I like to use transferable concepts to provoke thought.
Rather than just talk about familial DNA testing in a boring way, let’s have some fun.
Let’s go back to Star Trek.
If you haven’t seen Star Trek before at least once, then maybe you should just give up in life, right?
Do you remember this episode?
This episode above of Star Trek: The Original Series, “Mirror, Mirror” was broadcast for the first time on October 6, 1967.
In this episode, the crew has a transporter mishap swapping Captain Kirk and his companions with their evil counterparts in a parallel universe. In the so-called Mirror Universe, the Enterprise is a ship of the Terran Empire, an organization as evil as the United Federation of Planets is benevolent. There is an Evil Kirk and an Evil Spock. A whole alternate universe of evil doppelgangers.
Do you have an “evil” relative?
Do you have someone in the family tree who is in the DNA database such as the Combined DNA Index System (CODIS)?
Why should you care?
The concern is literally biblical in origin. We can find it in Genesis 4:9
Then the Lord said to Cain, “Where is Abel your brother?”
He said, “I do not know. Am I my brother’s keeper?”

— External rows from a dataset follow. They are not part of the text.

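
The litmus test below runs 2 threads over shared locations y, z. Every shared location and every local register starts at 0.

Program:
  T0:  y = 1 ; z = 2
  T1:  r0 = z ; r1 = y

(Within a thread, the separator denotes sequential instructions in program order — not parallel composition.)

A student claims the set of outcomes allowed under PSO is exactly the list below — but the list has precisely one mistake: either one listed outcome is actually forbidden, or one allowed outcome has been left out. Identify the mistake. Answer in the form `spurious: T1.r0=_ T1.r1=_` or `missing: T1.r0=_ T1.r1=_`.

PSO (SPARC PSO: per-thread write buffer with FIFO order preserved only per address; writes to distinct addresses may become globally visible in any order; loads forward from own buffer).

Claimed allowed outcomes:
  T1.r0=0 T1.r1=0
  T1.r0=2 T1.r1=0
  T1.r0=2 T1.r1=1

outcome vector order: (T1.r0,T1.r1)
PSO (4): 00 01 20 21
PSO∖claimed = {01}

missing: T1.r0=0 T1.r1=1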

It seems as if eventually we are all going to be our family’s keeper to some degree or another. What started off as a laudable idea of collecting DNA samples from all soldiers as an ostensible means of identifying remains, to then public safety minded registration of DNA for sex offenders only, has turned into DNA collection for all convicted felons to now even convicted misdemeanants with rumblings of taking DNA from folks who are simply accused of a crime. Now, we find the legislature authorizing and encouraging familial DNA testing.
Here an example of what is to come. “Where is Abel your brother?” He said, “I do not know. Am I my brother’s keeper?”
Sadly, the answer is yes.
Family DNA pushed for crime probes
By Margaret Harding
PITTSBURGH TRIBUNE-REVIEW
Source: Family DNA pushed for crime probes – Pittsburgh Tribune-Review
Saturday, May 14, 2011A [Pennsylvania] Senate bill would allow Pennsylvania police officers to track suspects through their relatives’ DNA, a process discussed on Friday during a seminar at Duquesne University.
The seminar focused on the pros and cons of familial DNA searches, which scan a state’s DNA database of offenders and turn up near-matches that are close relatives of DNA found at crime scenes.
Legislation introduced in March by Senate Majority Leader Dominic Pileggi, R-Chester County, would require suspects charged with felonies and some misdemeanors to be swabbed for DNA samples, and would allow the use of familial DNA searches.
“It should be a last resort-type of analysis when law enforcement has exhausted all their investigative leads,” said Pete Marone, director of the Virginia Department of Forensic Science, which recently expanded to do familial searches. “It’s not always successful. … It’s a long shot, but when everything else is falling short, it’s the only shot you’ve got.”
The use of such familial DNA helped police arrest a suspect believed to be the Grim Sleeper killer in California. The suspect’s DNA was not in California’s database, but his son’s was — for a felony gun conviction. The son’s DNA led police to the suspect, whose DNA matched that from the crimes.
“It was worth it in the end to attempt that,” said Ron Freeman, a former commander with Pittsburgh police who spoke about the case at the seminar.
Local police departments already use DNA to search through a national database to link suspects to crimes. Ross police recently had two hits in the database in two weeks for separate crimes — a burglary last fall and an armed robbery last summer. The suspect in the armed robbery, Daniel Lintz, 22, of Erie, is the database’s real “success story,” Detective Brian Kohlhepp said.
Lintz was passing through the area when the crime occurred, and is in jail in Georgia in another case, Kohlhepp said.
“This would have been a difficult case for us to solve as this individual is not likely to cross our path again,” Kohlhepp said in an e-mail. “Had it not been for the (database) hit, this case would likely have gone unsolved.”